Roads. “Just the increase in mileage and the total appropriations tell the story.”

Public Utilities. During the Miller interim (1921-1923) in the Smith regime, New York State took away from its municipalities their control over public utility contracts. Said Governor Smith: “All along I have stood for the right of a locality to regulate a public utility operating wholly within its borders. . . .”

Education, Crime Commission, Labor and Housing Laws—these were other headings in the Smith record to which, without elaboration by him, his friends could point with pride. Within a decade, New York had stepped up her education appropriations from 83 to 290 millions per annum. Her new penal code, drawn by a Smith-suggested crime commission under State Senator Caleb H. Baumes, had become the model for many another state.

In addition to the foregoing, Governor Smith touched upon two topics of state interest with such emphasis that his national views on the same topics were made clear. To the U. S. electorate, these were the outstanding points in the “eighth and last” message of the Governor who wants to be President.

“Agriculture,” he said, “is the basic industry of the State. It is not only fundamental to all other industries, but it is a big and important industry in itself.” He called attention to the fact that New York, though twentieth among the states in farming area, stands eight in total farm production. In potatoes, hay and sweet corn it leads; in dairy products, apples, grapes and total value of vegetables it stands second.

What did New York’s Governor think about agriculture? He said: ” . . . The promotion of the interests of those who till the soil is certainly of vital concern. . . . Both national and state policies should be moulded to insure equality of opportunity and reward between those groups which produce the food and those which consume it.”

What had New York’s Governor done for agriculture? He had, in 1920, appointed a commissioner to investigate an appendage of the Legislature which was supposed to be helping farmers. As a result, the appendage was overhauled. So were the co-operative marketing laws. Co-operative marketing associations multiplied during the decade from 17 to 1,100.

Prohibition. New York’s Legislature ratified the 18th Amendment in 1919. In 1926, the people of New York modified the sustaining act. Governor Smith flayed those politicians who had prevented a referendum on the Amendment in the first place. Of the future he said: “Under our form of government and guided by the decision of the Supreme Court of the United States [declaring national Prohibition binding upon States], the question . . . is removed from the States and is focused upon the national legislature at Washington.

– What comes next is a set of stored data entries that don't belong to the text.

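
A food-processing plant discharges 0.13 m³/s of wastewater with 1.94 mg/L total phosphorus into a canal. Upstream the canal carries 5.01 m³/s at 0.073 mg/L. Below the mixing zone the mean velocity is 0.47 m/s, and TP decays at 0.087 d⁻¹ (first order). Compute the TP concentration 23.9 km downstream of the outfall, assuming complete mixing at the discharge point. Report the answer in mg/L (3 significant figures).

After complete mixing, C₀ = (0.13·1.94 + 5.01·0.073) / 5.14 = 0.1202 mg/L.
Travel time t = 2.39e+04 m / 0.47 m/s = 5.085e+04 s = 0.5886 d.
C = 0.1202·exp(−0.087·0.5886) = 0.1202·0.9501 = 0.1142 mg/L.

0.114 mg/L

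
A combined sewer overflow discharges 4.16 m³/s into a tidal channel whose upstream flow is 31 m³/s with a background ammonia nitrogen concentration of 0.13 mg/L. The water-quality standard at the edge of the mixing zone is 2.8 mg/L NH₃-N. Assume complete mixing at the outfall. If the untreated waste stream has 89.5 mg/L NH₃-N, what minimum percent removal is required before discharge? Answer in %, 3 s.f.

74.6 %

Mass balance: 2.8·35.16 = 4.16·Cₑ + 31·0.13.
Cₑ = (98.45 − 4.03) / 4.16 = 22.7 mg/L.
Required removal = 1 − 22.7/89.5 = 74.64 %.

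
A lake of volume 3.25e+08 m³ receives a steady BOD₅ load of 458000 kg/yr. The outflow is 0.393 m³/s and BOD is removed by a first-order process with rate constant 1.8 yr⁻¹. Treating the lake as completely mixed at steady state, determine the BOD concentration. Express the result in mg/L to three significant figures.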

Gradually our people are beginning to realize that there and only there can any change in the present status be made.”

Of enforcement, he said. “I speak only the truth when I say that the people of any locality get the degree of law enforcement upon which they insist and for which they are willing to pay. . . .” He said he was and would be willing to “remove from office upon proper proof being presented, any public official charged with laxity in enforcement of the law.” But he repeated: “Law enforcement must of necessity begin with arrest. Too many misinformed people look for detailed enforcement from the head rather than from the root of police power.”

During the week, Governor Smith had occasion, to express himself on one more topic. Some Ku Klux Klansmen in Queens, N. Y., asked him to punish their municipal authorities for breaking up a Klan parade. Governor Smith answered that he could not act but that he hoped justice would be done. He also said: “I regard the purposes of your organization with abhorrence. . . .”

Klansmen stirred angrily and talked of getting behind loud-voiced Senator Heflin of Alabama (who mortally hates and fears the Roman Pope) on a “third ticket.” Senator Heflin expressed surprise, but said: “I have been urged by any number of people to run for President.”

During the week, Governor Smith was called “outstanding Democrat of his day” by Roland Sletor Morris, Wilsonian ambassador to Japan (1917-21), and controller of at least half of Pennsylvania’s 76 nominating votes at the Democratic convention.

* Governor Smith was inaugurated for the first of his four two-year terms in 1919; for the second, in 1923, after an intervening term for Nathan L. Miller (Republican).